Memory-Mapped I/O (MMIO) is attractive for applications because the OS takes care of the memory management. However, its speed is limited by high overheads, whose effects are exacerbated by new fast block storage. Certain applications like databases can also face consistency problems because the OS can write memory back to disk at any point during transactions.

Exmap is a new operating system interface for managing memory separate from the system's memory management within a limited address range. With exmap, applications can explicitly control allocation and eviction of 4K pages. Additionally, exmap outperforms the MMIO provided by Linux significantly, and can easily saturate multiple modern high-speed SSDs.

The memory area managed by exmap contains a fixed number of pages taken from the system, which are not returned during its lifetime. This limited pool of free pages has to be distributed within exmap. Currently, exmap is controlled via a number of interfaces, each with their own list of free pages.

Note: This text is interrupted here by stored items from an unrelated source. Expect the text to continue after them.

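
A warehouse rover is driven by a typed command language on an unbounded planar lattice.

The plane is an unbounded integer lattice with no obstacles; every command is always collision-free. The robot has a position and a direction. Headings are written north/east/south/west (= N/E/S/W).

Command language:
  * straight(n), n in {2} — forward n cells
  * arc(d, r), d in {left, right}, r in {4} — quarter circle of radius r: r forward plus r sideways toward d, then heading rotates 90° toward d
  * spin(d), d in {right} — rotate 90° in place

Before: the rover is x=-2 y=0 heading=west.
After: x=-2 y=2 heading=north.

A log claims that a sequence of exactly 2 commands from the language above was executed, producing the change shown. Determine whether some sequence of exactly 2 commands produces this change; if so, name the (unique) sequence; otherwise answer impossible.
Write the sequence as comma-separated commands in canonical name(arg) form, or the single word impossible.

spin(right), straight(2)

key: running straight(2) before spin(right) would end elsewhere — order is forced
from: x=-2 y=0 heading=west
t=1 spin(right) ⇒ x=-2 y=0 heading=north
t=2 straight(2) ⇒ x=-2 y=2 heading=north
all 16 alternatives checked — unique.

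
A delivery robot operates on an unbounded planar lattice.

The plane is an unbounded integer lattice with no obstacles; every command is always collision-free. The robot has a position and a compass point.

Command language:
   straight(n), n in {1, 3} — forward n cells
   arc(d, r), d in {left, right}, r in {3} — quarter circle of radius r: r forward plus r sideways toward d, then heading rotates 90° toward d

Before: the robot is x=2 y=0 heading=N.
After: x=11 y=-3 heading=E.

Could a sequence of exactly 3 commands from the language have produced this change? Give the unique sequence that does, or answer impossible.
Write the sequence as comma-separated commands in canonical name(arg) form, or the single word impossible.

key: order matters: swapping arc(right, 3) and arc(left, 3) lands elsewhere
start: x=2 y=0 heading=N
step 1 (arc(right, 3)): x=5 y=3 heading=E
step 2 (arc(right, 3)): x=8 y=0 heading=S
step 3 (arc(left, 3)): x=11 y=-3 heading=E
all 64 alternatives checked — unique.

arc(right, 3), arc(right, 3), arc(left, 3)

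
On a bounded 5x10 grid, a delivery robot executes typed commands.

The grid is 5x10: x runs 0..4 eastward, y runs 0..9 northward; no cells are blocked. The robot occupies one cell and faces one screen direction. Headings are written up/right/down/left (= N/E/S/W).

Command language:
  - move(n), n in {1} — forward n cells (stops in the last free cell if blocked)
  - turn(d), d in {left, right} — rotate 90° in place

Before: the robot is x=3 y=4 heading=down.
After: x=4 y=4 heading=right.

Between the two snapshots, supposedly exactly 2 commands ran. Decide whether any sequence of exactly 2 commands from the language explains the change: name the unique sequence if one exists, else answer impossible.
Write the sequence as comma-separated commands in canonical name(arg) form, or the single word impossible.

key: order matters: swapping turn(left) and move(1) lands elsewhere
start: x=3 y=4 heading=down
1. turn(left) → x=3 y=4 heading=right
2. move(1) → x=4 y=4 heading=right
no other 2-command option fits: unique.

turn(left), move(1)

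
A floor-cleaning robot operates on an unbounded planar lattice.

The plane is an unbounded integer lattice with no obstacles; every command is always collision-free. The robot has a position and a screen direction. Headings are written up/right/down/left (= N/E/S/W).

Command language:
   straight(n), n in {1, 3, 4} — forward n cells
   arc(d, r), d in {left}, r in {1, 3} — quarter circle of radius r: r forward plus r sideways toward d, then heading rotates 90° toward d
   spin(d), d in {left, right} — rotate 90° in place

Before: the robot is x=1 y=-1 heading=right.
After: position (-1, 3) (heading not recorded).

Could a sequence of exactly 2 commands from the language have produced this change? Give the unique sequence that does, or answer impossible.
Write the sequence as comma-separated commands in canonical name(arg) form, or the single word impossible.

key: running arc(left, 3) before arc(left, 1) would end elsewhere — order is forced
start: x=1 y=-1 heading=right
1. arc(left, 1) → x=2 y=0 heading=up
2. arc(left, 3) → x=-1 y=3 heading=left
no other 2-command option fits: unique.

arc(left, 1), arc(left, 3)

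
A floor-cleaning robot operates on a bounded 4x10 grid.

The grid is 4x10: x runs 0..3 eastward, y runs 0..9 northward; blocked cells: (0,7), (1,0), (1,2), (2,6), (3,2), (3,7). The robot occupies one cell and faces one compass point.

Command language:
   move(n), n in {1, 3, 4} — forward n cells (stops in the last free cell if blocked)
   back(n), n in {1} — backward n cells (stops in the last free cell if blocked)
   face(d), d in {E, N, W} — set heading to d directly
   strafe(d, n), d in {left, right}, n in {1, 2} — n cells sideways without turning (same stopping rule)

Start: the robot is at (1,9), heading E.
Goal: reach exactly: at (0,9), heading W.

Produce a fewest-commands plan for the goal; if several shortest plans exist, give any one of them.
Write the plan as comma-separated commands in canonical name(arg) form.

back(1), face(W)

start: at (1,9), heading E
t=1 back(1) ⇒ at (0,9), heading E
t=2 face(W) ⇒ at (0,9), heading W
nothing shorter than 2 reaches the goal.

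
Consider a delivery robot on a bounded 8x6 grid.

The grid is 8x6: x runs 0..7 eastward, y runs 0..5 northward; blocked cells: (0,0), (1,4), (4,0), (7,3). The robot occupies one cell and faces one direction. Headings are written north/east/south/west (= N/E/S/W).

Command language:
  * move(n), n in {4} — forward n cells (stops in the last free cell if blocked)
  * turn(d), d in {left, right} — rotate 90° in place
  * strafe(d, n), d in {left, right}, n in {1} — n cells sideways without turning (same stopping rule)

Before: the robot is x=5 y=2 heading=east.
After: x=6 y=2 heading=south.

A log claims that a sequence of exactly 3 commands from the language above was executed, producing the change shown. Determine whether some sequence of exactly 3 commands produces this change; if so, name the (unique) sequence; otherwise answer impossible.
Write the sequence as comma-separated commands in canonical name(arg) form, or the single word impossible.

move(4), turn(right), strafe(right, 1)

key: order matters: swapping move(4) and strafe(right, 1) lands elsewhere
begin: x=5 y=2 heading=east
step 1 (move(4)): x=7 y=2 heading=east
step 2 (turn(right)): x=7 y=2 heading=south
step 3 (strafe(right, 1)): x=6 y=2 heading=south
uniquely the one of 125 3-step routes that fits.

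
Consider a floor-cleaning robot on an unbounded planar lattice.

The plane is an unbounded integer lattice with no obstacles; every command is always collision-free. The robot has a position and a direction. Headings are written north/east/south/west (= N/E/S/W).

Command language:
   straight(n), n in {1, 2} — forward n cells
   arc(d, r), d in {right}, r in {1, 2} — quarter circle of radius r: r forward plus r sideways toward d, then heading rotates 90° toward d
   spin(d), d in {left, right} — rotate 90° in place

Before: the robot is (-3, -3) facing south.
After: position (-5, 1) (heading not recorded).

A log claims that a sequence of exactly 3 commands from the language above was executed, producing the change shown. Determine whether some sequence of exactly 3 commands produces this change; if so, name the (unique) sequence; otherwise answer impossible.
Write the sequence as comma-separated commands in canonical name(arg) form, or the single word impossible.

spin(right), arc(right, 2), straight(2)

key: running straight(2) before spin(right) would end elsewhere — order is forced
initial: (-3, -3) facing south
t=1 spin(right) ⇒ (-3, -3) facing west
t=2 arc(right, 2) ⇒ (-5, -1) facing north
t=3 straight(2) ⇒ (-5, 1) facing north
all 216 alternatives checked — unique.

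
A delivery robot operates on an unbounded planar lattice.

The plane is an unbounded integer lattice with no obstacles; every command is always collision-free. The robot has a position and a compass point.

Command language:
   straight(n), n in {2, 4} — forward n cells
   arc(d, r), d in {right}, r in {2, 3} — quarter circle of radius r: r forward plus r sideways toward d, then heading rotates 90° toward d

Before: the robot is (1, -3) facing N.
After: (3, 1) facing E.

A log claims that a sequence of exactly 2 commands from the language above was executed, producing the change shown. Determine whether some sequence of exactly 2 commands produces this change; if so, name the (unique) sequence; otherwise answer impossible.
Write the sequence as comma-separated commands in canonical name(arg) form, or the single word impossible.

straight(2), arc(right, 2)

key: order matters: swapping straight(2) and arc(right, 2) lands elsewhere
t0: (1, -3) facing N
1. straight(2) → (1, -1) facing N
2. arc(right, 2) → (3, 1) facing E
no rival 2-sequence matches.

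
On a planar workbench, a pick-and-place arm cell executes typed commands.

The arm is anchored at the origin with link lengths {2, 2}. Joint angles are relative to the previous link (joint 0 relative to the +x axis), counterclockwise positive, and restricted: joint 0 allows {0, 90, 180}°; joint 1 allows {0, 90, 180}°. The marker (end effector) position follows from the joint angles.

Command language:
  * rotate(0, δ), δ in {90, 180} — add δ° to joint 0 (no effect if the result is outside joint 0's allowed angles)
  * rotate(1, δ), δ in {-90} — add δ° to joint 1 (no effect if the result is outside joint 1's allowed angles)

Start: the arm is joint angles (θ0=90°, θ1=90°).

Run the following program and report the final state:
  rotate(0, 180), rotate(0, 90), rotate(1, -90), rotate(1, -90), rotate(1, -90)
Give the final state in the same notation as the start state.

joint angles (θ0=180°, θ1=0°)

start: joint angles (θ0=90°, θ1=90°)
t=1 rotate(0, 180) ⇒ joint angles (θ0=90°, θ1=90°)
t=2 rotate(0, 90) ⇒ joint angles (θ0=180°, θ1=90°)
t=3 rotate(1, -90) ⇒ joint angles (θ0=180°, θ1=0°)
t=4 rotate(1, -90) ⇒ joint angles (θ0=180°, θ1=0°)
t=5 rotate(1, -90) ⇒ joint angles (θ0=180°, θ1=0°)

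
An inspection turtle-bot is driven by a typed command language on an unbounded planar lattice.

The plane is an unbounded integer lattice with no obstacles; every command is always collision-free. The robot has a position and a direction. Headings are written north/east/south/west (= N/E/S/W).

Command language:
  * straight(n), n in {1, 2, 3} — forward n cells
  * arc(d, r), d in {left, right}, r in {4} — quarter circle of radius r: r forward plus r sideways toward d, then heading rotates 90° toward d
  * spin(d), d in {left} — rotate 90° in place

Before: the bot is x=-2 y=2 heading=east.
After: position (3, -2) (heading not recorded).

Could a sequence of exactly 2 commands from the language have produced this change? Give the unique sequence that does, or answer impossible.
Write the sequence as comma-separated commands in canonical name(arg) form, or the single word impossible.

key: order matters: swapping straight(1) and arc(right, 4) lands elsewhere
initial: x=-2 y=2 heading=east
1. straight(1) → x=-1 y=2 heading=east
2. arc(right, 4) → x=3 y=-2 heading=south
uniquely the one of 36 2-step routes that fits.

straight(1), arc(right, 4)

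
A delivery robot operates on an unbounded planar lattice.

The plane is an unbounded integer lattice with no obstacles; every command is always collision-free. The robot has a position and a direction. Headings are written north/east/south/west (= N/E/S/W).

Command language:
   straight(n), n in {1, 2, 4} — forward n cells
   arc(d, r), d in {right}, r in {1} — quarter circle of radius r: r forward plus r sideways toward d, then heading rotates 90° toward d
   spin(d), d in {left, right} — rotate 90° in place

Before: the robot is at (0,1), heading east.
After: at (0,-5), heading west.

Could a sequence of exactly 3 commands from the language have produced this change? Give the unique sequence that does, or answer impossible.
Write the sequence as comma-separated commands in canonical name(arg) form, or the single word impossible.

key: position moved to (0,-5) AND the heading swung to W — translation plus rotation needed
initial: at (0,1), heading east
1. arc(right, 1) → at (1,0), heading south
2. straight(4) → at (1,-4), heading south
3. arc(right, 1) → at (0,-5), heading west
no rival 3-sequence matches.

arc(right, 1), straight(4), arc(right, 1)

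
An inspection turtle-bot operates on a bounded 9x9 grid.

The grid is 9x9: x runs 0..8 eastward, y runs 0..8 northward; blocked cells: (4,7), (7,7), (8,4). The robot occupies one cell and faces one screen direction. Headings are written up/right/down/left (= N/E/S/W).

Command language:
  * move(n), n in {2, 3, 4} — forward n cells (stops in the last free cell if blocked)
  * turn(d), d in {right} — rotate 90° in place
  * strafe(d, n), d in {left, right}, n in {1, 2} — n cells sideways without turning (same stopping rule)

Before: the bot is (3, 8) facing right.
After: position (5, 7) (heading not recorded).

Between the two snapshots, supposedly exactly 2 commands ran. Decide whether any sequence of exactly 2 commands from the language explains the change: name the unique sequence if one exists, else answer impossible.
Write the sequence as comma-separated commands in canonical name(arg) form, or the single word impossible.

move(2), strafe(right, 1)

key: running strafe(right, 1) before move(2) would end elsewhere — order is forced
from: (3, 8) facing right
1. move(2) → (5, 8) facing right
2. strafe(right, 1) → (5, 7) facing right
no other 2-command option fits: unique.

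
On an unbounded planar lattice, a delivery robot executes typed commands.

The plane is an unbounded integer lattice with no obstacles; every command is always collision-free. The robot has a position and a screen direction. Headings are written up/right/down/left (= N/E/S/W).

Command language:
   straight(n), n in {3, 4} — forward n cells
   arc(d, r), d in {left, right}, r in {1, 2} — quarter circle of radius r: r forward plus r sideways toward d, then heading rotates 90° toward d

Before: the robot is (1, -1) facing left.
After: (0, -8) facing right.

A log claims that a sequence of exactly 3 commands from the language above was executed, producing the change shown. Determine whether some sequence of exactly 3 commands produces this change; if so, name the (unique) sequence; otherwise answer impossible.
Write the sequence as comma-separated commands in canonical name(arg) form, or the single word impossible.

arc(left, 2), straight(4), arc(left, 1)

key: order matters: swapping arc(left, 2) and arc(left, 1) lands elsewhere
initial: (1, -1) facing left
step 1 (arc(left, 2)): (-1, -3) facing down
step 2 (straight(4)): (-1, -7) facing down
step 3 (arc(left, 1)): (0, -8) facing right
no other 3-command option fits: unique.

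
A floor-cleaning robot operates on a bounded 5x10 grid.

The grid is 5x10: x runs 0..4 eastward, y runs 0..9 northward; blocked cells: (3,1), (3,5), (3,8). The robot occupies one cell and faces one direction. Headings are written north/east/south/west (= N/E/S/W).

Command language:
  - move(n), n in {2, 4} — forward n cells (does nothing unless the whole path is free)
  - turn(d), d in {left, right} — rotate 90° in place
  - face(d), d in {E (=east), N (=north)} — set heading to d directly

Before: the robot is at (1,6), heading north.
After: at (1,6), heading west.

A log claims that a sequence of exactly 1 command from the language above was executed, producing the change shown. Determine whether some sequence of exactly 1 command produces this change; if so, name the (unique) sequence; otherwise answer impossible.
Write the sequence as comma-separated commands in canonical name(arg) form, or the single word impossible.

key: (1,6) unchanged — the single command moves nothing
from: at (1,6), heading north
t=1 turn(left) ⇒ at (1,6), heading west
uniquely the one of 6 1-step routes that fits.

turn(left)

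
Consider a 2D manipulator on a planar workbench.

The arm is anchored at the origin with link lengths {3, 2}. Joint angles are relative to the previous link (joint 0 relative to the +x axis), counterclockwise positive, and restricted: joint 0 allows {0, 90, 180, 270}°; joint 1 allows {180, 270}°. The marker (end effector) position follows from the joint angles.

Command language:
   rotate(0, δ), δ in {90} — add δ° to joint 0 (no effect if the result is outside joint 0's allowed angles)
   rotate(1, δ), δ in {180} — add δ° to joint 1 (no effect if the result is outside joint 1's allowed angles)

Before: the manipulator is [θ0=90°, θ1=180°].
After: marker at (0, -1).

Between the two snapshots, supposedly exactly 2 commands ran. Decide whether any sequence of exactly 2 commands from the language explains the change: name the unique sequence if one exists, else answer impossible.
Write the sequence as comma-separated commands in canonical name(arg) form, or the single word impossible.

t0: [θ0=90°, θ1=180°]
step 1 (rotate(0, 90)): [θ0=180°, θ1=180°]
step 2 (rotate(0, 90)): [θ0=270°, θ1=180°]
all 4 alternatives checked — unique.

rotate(0, 90), rotate(0, 90)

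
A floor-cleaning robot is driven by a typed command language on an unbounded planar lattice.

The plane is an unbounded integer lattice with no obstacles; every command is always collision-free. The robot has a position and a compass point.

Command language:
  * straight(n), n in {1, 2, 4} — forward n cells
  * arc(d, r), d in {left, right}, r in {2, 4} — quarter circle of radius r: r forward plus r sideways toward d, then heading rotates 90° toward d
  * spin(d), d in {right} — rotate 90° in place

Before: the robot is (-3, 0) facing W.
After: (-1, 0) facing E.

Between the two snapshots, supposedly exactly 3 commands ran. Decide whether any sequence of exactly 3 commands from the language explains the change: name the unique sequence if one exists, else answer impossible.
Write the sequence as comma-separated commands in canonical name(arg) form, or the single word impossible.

key: running straight(2) before spin(right) would end elsewhere — order is forced
begin: (-3, 0) facing W
[1] after spin(right): (-3, 0) facing N
[2] after spin(right): (-3, 0) facing E
[3] after straight(2): (-1, 0) facing E
all 512 alternatives checked — unique.

spin(right), spin(right), straight(2)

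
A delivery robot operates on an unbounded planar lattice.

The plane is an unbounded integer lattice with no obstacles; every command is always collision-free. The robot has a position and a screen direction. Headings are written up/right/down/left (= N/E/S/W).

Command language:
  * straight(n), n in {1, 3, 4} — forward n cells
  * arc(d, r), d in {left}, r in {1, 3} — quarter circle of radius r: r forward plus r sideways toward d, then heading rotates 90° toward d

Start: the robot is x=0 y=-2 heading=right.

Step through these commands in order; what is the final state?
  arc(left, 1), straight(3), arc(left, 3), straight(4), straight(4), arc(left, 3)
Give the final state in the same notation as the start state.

x=-13 y=2 heading=down

from: x=0 y=-2 heading=right
1. arc(left, 1) → x=1 y=-1 heading=up
2. straight(3) → x=1 y=2 heading=up
3. arc(left, 3) → x=-2 y=5 heading=left
4. straight(4) → x=-6 y=5 heading=left
5. straight(4) → x=-10 y=5 heading=left
6. arc(left, 3) → x=-13 y=2 heading=down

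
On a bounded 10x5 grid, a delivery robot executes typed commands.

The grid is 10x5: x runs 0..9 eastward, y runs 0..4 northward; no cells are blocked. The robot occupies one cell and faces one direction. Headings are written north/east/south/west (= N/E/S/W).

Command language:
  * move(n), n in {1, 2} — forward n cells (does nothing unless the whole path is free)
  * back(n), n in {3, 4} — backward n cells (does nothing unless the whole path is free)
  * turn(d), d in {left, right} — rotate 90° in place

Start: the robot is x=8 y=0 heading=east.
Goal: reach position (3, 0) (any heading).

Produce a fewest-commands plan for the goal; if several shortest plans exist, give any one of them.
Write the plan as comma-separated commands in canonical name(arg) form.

move(1), back(3), back(3)

start: x=8 y=0 heading=east
t=1 move(1) ⇒ x=9 y=0 heading=east
t=2 back(3) ⇒ x=6 y=0 heading=east
t=3 back(3) ⇒ x=3 y=0 heading=east
minimal: 3 command(s), checked below 3.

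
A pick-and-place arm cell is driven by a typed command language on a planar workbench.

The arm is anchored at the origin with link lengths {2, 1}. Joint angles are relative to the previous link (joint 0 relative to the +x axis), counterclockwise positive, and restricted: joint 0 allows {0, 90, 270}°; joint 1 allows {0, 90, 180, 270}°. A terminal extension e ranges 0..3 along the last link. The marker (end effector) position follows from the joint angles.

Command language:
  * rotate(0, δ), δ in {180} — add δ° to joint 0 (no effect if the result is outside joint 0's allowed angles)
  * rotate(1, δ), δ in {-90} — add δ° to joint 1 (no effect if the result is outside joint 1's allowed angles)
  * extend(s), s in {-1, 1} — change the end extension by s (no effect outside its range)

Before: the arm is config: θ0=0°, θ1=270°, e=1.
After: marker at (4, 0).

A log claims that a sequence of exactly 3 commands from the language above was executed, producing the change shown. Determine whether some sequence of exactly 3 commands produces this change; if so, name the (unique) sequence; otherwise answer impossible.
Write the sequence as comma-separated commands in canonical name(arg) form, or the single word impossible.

rotate(1, -90), rotate(1, -90), rotate(1, -90)

initial: config: θ0=0°, θ1=270°, e=1
t=1 rotate(1, -90) ⇒ config: θ0=0°, θ1=180°, e=1
t=2 rotate(1, -90) ⇒ config: θ0=0°, θ1=90°, e=1
t=3 rotate(1, -90) ⇒ config: θ0=0°, θ1=0°, e=1
no other 3-command option fits: unique.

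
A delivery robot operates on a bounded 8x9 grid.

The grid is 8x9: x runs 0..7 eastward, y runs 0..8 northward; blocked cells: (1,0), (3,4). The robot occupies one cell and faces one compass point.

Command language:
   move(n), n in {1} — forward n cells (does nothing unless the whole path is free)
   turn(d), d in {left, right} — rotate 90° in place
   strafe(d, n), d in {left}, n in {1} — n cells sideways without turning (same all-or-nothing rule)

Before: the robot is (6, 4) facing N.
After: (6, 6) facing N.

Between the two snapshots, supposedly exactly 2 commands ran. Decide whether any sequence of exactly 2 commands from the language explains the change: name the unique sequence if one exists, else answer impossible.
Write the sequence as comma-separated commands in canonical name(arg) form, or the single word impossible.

key: still facing N at the end — nothing in the sequence rotates
begin: (6, 4) facing N
[1] after move(1): (6, 5) facing N
[2] after move(1): (6, 6) facing N
no other 2-command option fits: unique.

move(1), move(1)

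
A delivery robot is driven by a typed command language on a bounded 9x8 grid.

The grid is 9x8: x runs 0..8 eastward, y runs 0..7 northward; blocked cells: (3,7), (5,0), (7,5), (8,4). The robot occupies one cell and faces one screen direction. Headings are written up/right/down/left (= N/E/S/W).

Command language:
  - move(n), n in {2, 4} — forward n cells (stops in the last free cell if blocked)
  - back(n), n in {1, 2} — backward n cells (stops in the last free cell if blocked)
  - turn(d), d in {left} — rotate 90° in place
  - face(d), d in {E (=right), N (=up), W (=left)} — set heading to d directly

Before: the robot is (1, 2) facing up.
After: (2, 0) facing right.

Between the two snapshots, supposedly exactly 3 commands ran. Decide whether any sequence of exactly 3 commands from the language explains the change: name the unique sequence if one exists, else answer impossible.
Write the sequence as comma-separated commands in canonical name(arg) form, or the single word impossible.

impossible

checked all 3-command options: none fits.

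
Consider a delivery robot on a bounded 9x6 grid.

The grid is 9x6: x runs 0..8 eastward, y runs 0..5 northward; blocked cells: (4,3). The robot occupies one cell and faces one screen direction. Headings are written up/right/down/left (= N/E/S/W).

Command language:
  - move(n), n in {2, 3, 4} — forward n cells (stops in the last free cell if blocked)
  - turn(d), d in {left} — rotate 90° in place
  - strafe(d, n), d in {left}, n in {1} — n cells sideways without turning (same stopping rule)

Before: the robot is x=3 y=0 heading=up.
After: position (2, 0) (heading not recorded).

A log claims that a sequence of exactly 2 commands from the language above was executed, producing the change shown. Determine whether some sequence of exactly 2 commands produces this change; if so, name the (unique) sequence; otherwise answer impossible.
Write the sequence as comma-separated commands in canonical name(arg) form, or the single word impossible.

key: order matters: swapping strafe(left, 1) and turn(left) lands elsewhere
initial: x=3 y=0 heading=up
step 1 (strafe(left, 1)): x=2 y=0 heading=up
step 2 (turn(left)): x=2 y=0 heading=left
all 25 alternatives checked — unique.

strafe(left, 1), turn(left)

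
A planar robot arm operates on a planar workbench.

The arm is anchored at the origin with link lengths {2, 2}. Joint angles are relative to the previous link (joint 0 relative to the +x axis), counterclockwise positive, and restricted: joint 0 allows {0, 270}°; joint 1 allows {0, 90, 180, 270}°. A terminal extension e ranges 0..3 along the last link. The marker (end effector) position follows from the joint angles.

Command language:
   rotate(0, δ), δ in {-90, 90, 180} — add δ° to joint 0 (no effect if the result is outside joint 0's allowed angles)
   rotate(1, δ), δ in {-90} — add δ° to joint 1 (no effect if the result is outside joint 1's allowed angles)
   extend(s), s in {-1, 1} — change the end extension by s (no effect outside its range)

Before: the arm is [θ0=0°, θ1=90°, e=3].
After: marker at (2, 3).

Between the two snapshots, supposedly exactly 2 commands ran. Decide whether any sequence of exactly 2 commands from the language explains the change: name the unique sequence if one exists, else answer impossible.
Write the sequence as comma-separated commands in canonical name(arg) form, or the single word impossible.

begin: [θ0=0°, θ1=90°, e=3]
t=1 extend(-1) ⇒ [θ0=0°, θ1=90°, e=2]
t=2 extend(-1) ⇒ [θ0=0°, θ1=90°, e=1]
no other 2-command option fits: unique.

extend(-1), extend(-1)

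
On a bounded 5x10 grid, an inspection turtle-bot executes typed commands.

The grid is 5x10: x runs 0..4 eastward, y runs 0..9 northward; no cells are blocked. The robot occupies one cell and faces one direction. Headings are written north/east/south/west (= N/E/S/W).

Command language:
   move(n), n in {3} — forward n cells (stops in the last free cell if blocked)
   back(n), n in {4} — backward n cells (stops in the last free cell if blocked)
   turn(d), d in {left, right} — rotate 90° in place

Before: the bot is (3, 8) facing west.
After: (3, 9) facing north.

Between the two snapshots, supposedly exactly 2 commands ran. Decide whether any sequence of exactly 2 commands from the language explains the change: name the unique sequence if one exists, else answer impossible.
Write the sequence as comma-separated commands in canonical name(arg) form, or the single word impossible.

key: move(3) runs into the grid edge before its full distance
initial: (3, 8) facing west
1. turn(right) → (3, 8) facing north
2. move(3) → (3, 9) facing north
all 16 alternatives checked — unique.

turn(right), move(3)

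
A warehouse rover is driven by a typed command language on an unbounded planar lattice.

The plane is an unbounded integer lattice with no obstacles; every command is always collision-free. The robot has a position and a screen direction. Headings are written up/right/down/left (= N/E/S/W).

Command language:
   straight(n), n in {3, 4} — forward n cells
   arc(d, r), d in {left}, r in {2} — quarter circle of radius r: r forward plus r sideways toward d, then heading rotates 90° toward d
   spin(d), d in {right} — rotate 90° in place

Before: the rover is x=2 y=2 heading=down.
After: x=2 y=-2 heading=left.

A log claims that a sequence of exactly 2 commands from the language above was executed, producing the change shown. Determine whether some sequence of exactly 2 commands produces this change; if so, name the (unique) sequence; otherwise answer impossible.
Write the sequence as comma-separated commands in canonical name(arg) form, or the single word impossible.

key: position moved to (2,-2) AND the heading swung to W — translation plus rotation needed
from: x=2 y=2 heading=down
t=1 straight(4) ⇒ x=2 y=-2 heading=down
t=2 spin(right) ⇒ x=2 y=-2 heading=left
all 16 alternatives checked — unique.

straight(4), spin(right)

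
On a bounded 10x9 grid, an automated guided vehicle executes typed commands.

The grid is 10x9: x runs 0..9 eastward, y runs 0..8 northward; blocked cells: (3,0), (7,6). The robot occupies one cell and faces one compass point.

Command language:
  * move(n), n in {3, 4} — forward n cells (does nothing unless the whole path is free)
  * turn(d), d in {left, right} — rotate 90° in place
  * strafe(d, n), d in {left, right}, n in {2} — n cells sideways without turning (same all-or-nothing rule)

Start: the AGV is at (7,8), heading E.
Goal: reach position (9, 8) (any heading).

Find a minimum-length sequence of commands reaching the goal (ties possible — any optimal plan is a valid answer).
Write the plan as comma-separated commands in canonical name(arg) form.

begin: at (7,8), heading E
step 1 (turn(left)): at (7,8), heading N
step 2 (strafe(right, 2)): at (9,8), heading N
shorter routes all fall short; 2 is best.

turn(left), strafe(right, 2)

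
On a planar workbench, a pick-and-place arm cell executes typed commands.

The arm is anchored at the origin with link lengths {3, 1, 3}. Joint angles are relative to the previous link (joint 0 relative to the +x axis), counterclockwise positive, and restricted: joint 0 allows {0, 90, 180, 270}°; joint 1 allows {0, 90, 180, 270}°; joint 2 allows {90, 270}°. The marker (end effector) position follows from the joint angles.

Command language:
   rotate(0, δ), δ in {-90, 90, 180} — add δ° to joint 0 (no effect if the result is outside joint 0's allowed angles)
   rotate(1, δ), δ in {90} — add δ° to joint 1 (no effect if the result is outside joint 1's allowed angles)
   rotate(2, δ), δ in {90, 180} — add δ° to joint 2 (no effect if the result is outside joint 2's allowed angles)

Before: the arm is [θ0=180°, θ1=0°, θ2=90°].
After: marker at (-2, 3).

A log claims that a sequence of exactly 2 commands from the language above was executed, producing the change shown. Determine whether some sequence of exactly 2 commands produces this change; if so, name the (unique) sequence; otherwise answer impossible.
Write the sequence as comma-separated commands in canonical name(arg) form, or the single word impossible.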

Previously, for allocations where no pages are available locally on an interface, pages would be stolen from another interface, which was quite slow. Now, free pages are managed in bundles of 512, taken from or returned to a global free list when necessary.

As the free page management is performance-critical, optimizing its speed is a central concern. In this thesis, alternative methods should be designed and evaluated, including a CPU-local approach for which the per-thread interfaces would no longer be necessary.